Eleonora Fiorani: il carnevale e lo shopping al supermercato
Aspettando di incontrare l'autrice alla libreria Il Segnalibro di Magenta martedì 2 Marzo
Il carnevale ha che fare con un altro tempo, instaura un' altra temporalità, lo shopping
invece è principalmente un viaggio nello spazio e solo secondariamente nel tempo.
Il carnevale trasforma la città per un intervallo di tempo, che ritorna ciclicamente, prima di
ripiombarla nella quotidianità, di cui rappresenta l'altra faccia, l'altra temporalità
e realtà, nascosta, e tuttavia a portata di mano come dice Bachtin.
Il rapporto con il tempo mette l'accento sul futuro e guarda all'avvenire: è, infatti, la speranza di
un futuro migliore.
Per questo il carnevale ride ai funerali del passato e del presente. Di qui la centralità del riso,
del basso materiale e corporeo con il loro sistema di abbassamenti, travestimenti, rovesciamenti,
che si oppongono all'immobilismo e all'extratemporalità e immutabilità con cui il potere si
pensa sempre.
Travestirsi è rinnovare la propria immagine sociale. Mescolare e invertire l'alto e il basso significa
far precipitare tutto ciò che è elevato e compiuto nell'inferno del basso
materiale e corporeo.
Il tempo gioca e ride: è il bambino di cui ci parlano Eraclito e poi Nietzsche, che costruisce
e disfa i mondi nella sabbia e detiene il potere dell'universo.
Mentre il carnevale mostra come il mondo potrebbe essere diversamente, e per questo s'intreccia con
l'utopia, il piacere, la festa, non è il luogo che non c'è ma il luogo felice, carnale, i centri
commerciali ci trasportano in un altro mondo che, più che modificare quello presente e noto e familiare,
non fa parte della città, il loro mondo non è il solito mondo trasformato, ma un mondo diverso.
Non dicono nulla della realtà e non ne sospendono le regole, ma esibiscono un modo d'essere che la
quotidianità preclude. Ritzer parla, infatti, di templi, di una realtà totalmente altra che non ci
appartiene. Anche se la possiamo vivere, è, come lo spazio sacro, l'assolutamente altro.

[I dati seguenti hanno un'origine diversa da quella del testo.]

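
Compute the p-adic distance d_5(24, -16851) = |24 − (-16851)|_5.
d_5(24, -16851) = 1/625

Step 1 — x − y = 24 − (-16851) = 16875. Step 2 — v_5(16875) = 4 (factor: 16875 = (5^4 · 27); the sign does not affect v_p). Step 3 — |x − y|_5 = 5^{-4} = 1/625.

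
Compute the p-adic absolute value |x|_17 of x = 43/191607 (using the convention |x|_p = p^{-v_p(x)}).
|43/191607|_17 = 4913

Step 1 — compute v_17(x) by factoring powers of 17 out of the numerator and denominator: v_17(43/191607) = -3. Step 2 — apply |x|_p = p^{-v_p(x)} = 17^{3} = 4913.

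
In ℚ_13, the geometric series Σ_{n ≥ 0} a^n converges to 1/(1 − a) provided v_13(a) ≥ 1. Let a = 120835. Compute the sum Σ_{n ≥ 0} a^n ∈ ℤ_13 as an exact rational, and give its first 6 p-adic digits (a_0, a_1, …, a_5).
Σ a^n = 1/(1 − a) = -1/120834;  first 6 digits = (1, 0, 0, 3, 4, 0)

v_13(a) = 3 ≥ 1, so the series converges in ℤ_13 to 1/(1 − a) = 1/(1 − 120835) = -1/120834. Expand this rational in ℤ_13: compute digits iteratively via d_i = x_i mod 13, x_{i+1} = (x_i − d_i)/13. The first 6 digits are (1, 0, 0, 3, 4, 0).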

Il loro fascino appartiene al luogo finto; presentano l'ottusa solidità della perfezione: sono
un luogo senza luogo che esiste per se.
Generano un sentimento di appartenenza, di partecipazione a una comunità, che però è data e non
è il risultato delle nostre cure. Sono una comunità immaginaria; e ciò fa dire a Bauman che
si tratta di una mistificazione dell'esperienza.